Adjusting to Daylight Savings with Kids

Daylight Saving Time is, simply, a one-hour clock adjustment starting in March and ending in November. However, did you know some studies have found an association between the transition to daylight saving time and traffic accidents, emergency room visits, and mood disturbances? Add children into the mix and your body’s circadian rhythm is definitely thrown off! We’ve found some helpful tips to make the time adjustment a little easier for everyone in your home. 

from: Very Well Family

Gradually Adjust Your Schedule

In the week before daylight saving time, slowly shift your schedule. Try going to bed 15-20 minutes earlier each day. The same goes for naps, if you have children napping. You can also adjust other daily activities, like meals and exercise. Slowly making these changes the week before, can help you acclimate to the time change quicker. 

from: Summit Kids Academy

Learn Relaxation Techniques

Using relaxation methods at any point, not just daylight saving time, is a great way to transition to sleep. However, using these techniques, while also gradually changing the time you go to bed, can help. There are many different techniques, and even some creative ways to introduce them to children. 

from: CNN

Change Your Clocks Before Bed

While most cell phones and electronic devices change time automatically, you can change household clocks beforehand. Doing this can help stop any confusion about the actual time when you wake in the morning. 

from: Sanford Health

Seek Out Sunshine

Try getting plenty of time in the daylight after the time changes. Light affects our internal clock and getting more light can help you feel less tired. Natural light is the best to help your body adjust, even on a cloudy day, natural light provides more than artificial indoor lighting. 

from: Yahoo

Lighten Your Schedule

The evening before daylight saving time, try to get as much done before bed as possible. This will help you not scramble in the morning. Even days later, it  can be helpful to get as much as your morning routine finished up the night before. This is especially helpful when you have children, as they will also be in a bit of fog in the morning. 

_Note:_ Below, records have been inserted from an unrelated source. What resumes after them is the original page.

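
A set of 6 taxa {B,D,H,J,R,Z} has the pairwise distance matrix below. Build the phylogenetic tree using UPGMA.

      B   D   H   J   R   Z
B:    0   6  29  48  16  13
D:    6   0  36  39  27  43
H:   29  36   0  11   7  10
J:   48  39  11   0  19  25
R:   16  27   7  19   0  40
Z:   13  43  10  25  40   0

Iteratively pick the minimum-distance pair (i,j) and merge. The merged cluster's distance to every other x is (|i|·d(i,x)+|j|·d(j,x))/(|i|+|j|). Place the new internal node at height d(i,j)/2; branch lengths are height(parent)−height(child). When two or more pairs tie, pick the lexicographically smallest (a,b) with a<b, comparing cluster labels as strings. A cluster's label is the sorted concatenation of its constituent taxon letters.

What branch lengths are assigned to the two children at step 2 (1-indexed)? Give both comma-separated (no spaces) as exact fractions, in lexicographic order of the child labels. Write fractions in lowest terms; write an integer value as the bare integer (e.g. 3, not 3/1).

1. join B+D (d=6) ⇒ BD; edges |B|=3, |D|=3
  updated: d(BD,H)=65/2, d(BD,J)=87/2, d(BD,R)=43/2, d(BD,Z)=28
2. join H+R (d=7) ⇒ HR; edges |H|=7/2, |R|=7/2
  updated: d(BD,HR)=27, d(HR,J)=15, d(HR,Z)=25
3. join HR+J (d=15) ⇒ HJR; edges |HR|=4, |J|=15/2
  updated: d(BD,HJR)=65/2, d(HJR,Z)=25
4. join HJR+Z (d=25) ⇒ HJRZ; edges |HJR|=5, |Z|=25/2
  updated: d(BD,HJRZ)=251/8
5. join BD+HJRZ (d=251/8) ⇒ BDHJRZ; edges |BD|=203/16, |HJRZ|=51/16
final tree: ((B:3,D:3):203/16,(((H:7/2,R:7/2):4,J:15/2):5,Z:25/2):51/16)
total length: 463/8

7/2,7/2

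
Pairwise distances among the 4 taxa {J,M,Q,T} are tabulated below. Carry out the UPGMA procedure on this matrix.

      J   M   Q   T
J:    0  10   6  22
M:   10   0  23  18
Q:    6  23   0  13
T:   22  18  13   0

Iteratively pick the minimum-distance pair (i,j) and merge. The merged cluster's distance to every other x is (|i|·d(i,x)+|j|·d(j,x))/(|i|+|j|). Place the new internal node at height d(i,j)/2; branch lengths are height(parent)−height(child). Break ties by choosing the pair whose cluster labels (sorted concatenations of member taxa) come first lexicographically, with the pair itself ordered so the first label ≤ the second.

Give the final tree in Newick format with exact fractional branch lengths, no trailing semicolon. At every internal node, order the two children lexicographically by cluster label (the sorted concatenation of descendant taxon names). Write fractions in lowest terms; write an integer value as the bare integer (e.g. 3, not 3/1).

1. join J+Q (d=6) ⇒ JQ; edges |J|=3, |Q|=3
  updated: d(JQ,M)=33/2, d(JQ,T)=35/2
2. join JQ+M (d=33/2) ⇒ JMQ; edges |JQ|=21/4, |M|=33/4
  updated: d(JMQ,T)=53/3
3. join JMQ+T (d=53/3) ⇒ JMQT; edges |JMQ|=7/12, |T|=53/6
final tree: (((J:3,Q:3):21/4,M:33/4):7/12,T:53/6)
total length: 347/12

(((J:3,Q:3):21/4,M:33/4):7/12,T:53/6)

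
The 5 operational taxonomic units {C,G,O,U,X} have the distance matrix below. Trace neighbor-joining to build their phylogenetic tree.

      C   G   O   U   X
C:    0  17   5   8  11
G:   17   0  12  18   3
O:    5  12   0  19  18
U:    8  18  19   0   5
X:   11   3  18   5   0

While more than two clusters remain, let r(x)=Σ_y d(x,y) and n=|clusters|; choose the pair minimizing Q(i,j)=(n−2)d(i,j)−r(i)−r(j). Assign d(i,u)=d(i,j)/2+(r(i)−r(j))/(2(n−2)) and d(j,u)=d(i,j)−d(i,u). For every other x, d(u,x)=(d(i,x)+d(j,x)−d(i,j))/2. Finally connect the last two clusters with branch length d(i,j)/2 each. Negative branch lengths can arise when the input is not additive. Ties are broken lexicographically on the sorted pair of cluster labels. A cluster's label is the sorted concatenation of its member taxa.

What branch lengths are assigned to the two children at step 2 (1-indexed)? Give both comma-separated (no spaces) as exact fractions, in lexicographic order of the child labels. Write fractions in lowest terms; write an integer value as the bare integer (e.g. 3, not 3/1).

1. join C+O (d=5, Q=-80) ⇒ CO; edges |C|=1/3, |O|=14/3
  updated: d(CO,G)=12, d(CO,U)=11, d(CO,X)=12
2. join CO+U (d=11, Q=-47) ⇒ COU; edges |CO|=23/4, |U|=21/4
  updated: d(COU,G)=19/2, d(COU,X)=3
3. join COU+G (d=19/2, Q=-31/2) ⇒ CGOU; edges |COU|=19/4, |G|=19/4
  updated: d(CGOU,X)=-7/4
4. join CGOU+X (d=-7/4) ⇒ CGOUX; edges |CGOU|=-7/8, |X|=-7/8
final tree: ((((C:1/3,O:14/3):23/4,U:21/4):19/4,G:19/4):-7/8,X:-7/8)
total length: 95/4

23/4,21/4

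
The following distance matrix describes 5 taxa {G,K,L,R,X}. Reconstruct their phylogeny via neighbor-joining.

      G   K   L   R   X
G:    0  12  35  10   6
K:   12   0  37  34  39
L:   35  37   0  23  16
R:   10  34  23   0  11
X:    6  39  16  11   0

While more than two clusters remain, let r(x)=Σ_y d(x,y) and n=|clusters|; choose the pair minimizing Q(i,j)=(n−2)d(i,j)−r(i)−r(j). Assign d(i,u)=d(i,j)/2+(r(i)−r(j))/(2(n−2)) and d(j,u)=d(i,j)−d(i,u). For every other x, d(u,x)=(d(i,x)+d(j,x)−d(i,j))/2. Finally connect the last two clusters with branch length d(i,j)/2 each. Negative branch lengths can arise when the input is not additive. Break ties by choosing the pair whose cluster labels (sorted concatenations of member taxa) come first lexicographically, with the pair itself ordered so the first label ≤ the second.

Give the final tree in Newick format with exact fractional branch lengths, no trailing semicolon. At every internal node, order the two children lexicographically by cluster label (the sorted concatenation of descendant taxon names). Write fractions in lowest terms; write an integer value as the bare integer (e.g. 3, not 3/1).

1. join G+K (d=12, Q=-149) ⇒ GK; edges |G|=-23/6, |K|=95/6
  updated: d(GK,L)=30, d(GK,R)=16, d(GK,X)=33/2
2. join GK+R (d=16, Q=-161/2) ⇒ GKR; edges |GK|=89/8, |R|=39/8
  updated: d(GKR,L)=37/2, d(GKR,X)=23/4
3. join GKR+L (d=37/2, Q=-161/4) ⇒ GKLR; edges |GKR|=33/8, |L|=115/8
  updated: d(GKLR,X)=13/8
4. join GKLR+X (d=13/8) ⇒ GKLRX; edges |GKLR|=13/16, |X|=13/16
final tree: ((((G:-23/6,K:95/6):89/8,R:39/8):33/8,L:115/8):13/16,X:13/16)
total length: 385/8

((((G:-23/6,K:95/6):89/8,R:39/8):33/8,L:115/8):13/16,X:13/16)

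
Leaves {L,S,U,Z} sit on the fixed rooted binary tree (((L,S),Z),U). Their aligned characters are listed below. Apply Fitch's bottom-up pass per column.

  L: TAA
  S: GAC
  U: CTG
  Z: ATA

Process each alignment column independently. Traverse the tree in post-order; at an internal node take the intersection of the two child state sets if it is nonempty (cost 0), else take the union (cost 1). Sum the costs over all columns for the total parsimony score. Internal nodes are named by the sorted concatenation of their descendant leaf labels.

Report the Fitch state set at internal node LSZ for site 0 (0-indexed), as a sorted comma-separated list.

LS@0: {T} ∪ {G} = {G,T} (union, +1)
LSZ@0: {G,T} ∪ {A} = {A,G,T} (union, +1)
LSUZ@0: {A,G,T} ∪ {C} = {A,C,G,T} (union, +1)
LS@1: {A} ∩ {A} = {A} (intersection, +0)
LSZ@1: {A} ∪ {T} = {A,T} (union, +1)
LSUZ@1: {A,T} ∩ {T} = {T} (intersection, +0)
LS@2: {A} ∪ {C} = {A,C} (union, +1)
LSZ@2: {A,C} ∩ {A} = {A} (intersection, +0)
LSUZ@2: {A} ∪ {G} = {A,G} (union, +1)
per-site changes: [3, 1, 2]; total = 6

A,G,T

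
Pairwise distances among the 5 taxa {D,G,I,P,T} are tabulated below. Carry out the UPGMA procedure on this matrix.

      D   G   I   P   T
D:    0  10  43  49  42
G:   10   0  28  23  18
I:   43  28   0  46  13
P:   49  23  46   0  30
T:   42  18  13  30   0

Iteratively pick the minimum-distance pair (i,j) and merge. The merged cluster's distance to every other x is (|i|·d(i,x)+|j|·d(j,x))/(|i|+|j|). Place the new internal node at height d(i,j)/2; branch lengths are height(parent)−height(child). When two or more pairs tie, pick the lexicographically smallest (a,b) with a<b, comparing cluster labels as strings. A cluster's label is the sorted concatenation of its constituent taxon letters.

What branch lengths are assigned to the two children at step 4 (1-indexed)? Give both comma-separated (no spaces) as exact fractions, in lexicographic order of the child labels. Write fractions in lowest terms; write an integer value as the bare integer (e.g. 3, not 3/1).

iteration 1: select D,G (d=10); attach at lengths (5, 5); label the merged cluster DG
  updated: d(DG,I)=71/2, d(DG,P)=36, d(DG,T)=30
iteration 2: select I,T (d=13); attach at lengths (13/2, 13/2); label the merged cluster IT
  updated: d(DG,IT)=131/4, d(IT,P)=38
iteration 3: select DG,IT (d=131/4); attach at lengths (91/8, 79/8); label the merged cluster DGIT
  updated: d(DGIT,P)=37
iteration 4: select DGIT,P (d=37); attach at lengths (17/8, 37/2); label the merged cluster DGIPT
final tree: (((D:5,G:5):91/8,(I:13/2,T:13/2):79/8):17/8,P:37/2)
total length: 519/8

17/8,37/2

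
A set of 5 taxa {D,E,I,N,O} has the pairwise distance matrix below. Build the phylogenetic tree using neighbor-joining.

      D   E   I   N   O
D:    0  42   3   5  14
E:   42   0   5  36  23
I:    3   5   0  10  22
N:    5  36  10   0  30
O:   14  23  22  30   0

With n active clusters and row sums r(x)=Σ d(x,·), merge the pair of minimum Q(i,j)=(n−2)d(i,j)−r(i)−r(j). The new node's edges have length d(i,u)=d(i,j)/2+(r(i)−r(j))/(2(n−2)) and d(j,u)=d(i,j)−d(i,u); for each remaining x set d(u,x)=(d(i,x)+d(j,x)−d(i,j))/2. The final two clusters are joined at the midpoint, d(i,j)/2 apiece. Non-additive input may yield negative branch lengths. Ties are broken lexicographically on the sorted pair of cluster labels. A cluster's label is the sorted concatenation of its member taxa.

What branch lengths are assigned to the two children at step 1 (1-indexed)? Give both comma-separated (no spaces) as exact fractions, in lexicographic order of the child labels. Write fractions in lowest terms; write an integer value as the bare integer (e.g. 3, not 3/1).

27/2,-17/2

step 1: merge (E,I) at d=5, Q=-131; branch lengths E→27/2, I→-17/2; new cluster EI
  updated: d(D,EI)=20, d(EI,N)=41/2, d(EI,O)=20
step 2: merge (D,N) at d=5, Q=-169/2; branch lengths D→-13/8, N→53/8; new cluster DN
  updated: d(DN,EI)=71/4, d(DN,O)=39/2
step 3: merge (DN,EI) at d=71/4, Q=-229/4; branch lengths DN→69/8, EI→73/8; new cluster DEIN
  updated: d(DEIN,O)=87/8
step 4: merge (DEIN,O) at d=87/8; branch lengths DEIN→87/16, O→87/16; new cluster DEINO
final tree: (((D:-13/8,N:53/8):69/8,(E:27/2,I:-17/2):73/8):87/16,O:87/16)
total length: 309/8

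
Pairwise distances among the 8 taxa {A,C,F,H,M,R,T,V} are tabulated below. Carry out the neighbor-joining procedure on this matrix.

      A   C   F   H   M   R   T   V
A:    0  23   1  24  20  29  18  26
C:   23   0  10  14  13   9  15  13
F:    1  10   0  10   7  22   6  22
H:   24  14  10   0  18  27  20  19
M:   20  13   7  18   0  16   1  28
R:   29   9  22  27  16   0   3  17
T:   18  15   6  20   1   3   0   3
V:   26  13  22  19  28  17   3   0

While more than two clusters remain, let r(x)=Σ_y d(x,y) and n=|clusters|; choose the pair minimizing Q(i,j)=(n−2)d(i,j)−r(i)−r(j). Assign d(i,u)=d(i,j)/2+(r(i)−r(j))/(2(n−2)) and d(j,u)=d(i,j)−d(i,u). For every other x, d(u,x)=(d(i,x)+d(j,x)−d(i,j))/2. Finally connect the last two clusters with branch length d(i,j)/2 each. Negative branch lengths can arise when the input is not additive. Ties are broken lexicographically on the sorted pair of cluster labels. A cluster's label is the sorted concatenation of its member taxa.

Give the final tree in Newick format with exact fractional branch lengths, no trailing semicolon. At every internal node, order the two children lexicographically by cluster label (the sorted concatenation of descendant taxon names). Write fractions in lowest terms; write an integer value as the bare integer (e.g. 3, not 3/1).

((((A:23/4,F:-19/4):7,H:19/2):7/4,(C:71/24,(R:103/16,(T:-7/2,V:13/2):33/16):85/24):23/8):11/4,M:11/4)

1. join A+F (d=1, Q=-213) ⇒ AF; edges |A|=23/4, |F|=-19/4
  updated: d(AF,C)=16, d(AF,H)=33/2, d(AF,M)=13, d(AF,R)=25, d(AF,T)=23/2, d(AF,V)=47/2
2. join T+V (d=3, Q=-142) ⇒ TV; edges |T|=-7/2, |V|=13/2
  updated: d(AF,TV)=16, d(C,TV)=25/2, d(H,TV)=18, d(M,TV)=13, d(R,TV)=17/2
3. join R+TV (d=17/2, Q=-239/2) ⇒ RTV; edges |R|=103/16, |TV|=33/16
  updated: d(AF,RTV)=65/4, d(C,RTV)=13/2, d(H,RTV)=73/4, d(M,RTV)=41/4
4. join C+RTV (d=13/2, Q=-325/4) ⇒ CRTV; edges |C|=71/24, |RTV|=85/24
  updated: d(AF,CRTV)=103/8, d(CRTV,H)=103/8, d(CRTV,M)=67/8
5. join AF+H (d=33/2, Q=-227/4) ⇒ AFH; edges |AF|=7, |H|=19/2
  updated: d(AFH,CRTV)=37/8, d(AFH,M)=29/4
6. join AFH+CRTV (d=37/8, Q=-81/4) ⇒ ACFHRTV; edges |AFH|=7/4, |CRTV|=23/8
  updated: d(ACFHRTV,M)=11/2
7. join ACFHRTV+M (d=11/2) ⇒ ACFHMRTV; edges |ACFHRTV|=11/4, |M|=11/4
final tree: ((((A:23/4,F:-19/4):7,H:19/2):7/4,(C:71/24,(R:103/16,(T:-7/2,V:13/2):33/16):85/24):23/8):11/4,M:11/4)
total length: 365/8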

from: Imperfect Life Balance

Re-adjust Your Night Routine

Having a nighttime routine is proven to help you get to sleep quicker and stay asleep. Before daylight saving time, reevaluate your nighttime routine. Make any adjustments necessary, as this can help your body make the adjustment easier to daylight saving time. 

from: super kids nutrition

Eat Healthy

Try to stay away from food and drink that will keep you up late. Give yourself a 3 hour, at least, before bed cutoff for caffeine, chocolate, or alcohol. There isn’t one single diet proven to be the best for sleep, but try to keep your diet balanced with lots of fruits and vegetables. 

Daylight savings doesn’t mean that you have to be a walking zombie while your body readjusts to the time change. Try implementing some of these tips to help you make the transition easier on yourself and your family. Daylight savings time can be a hard week, but some of these small tweaks in your routine can make it much easier.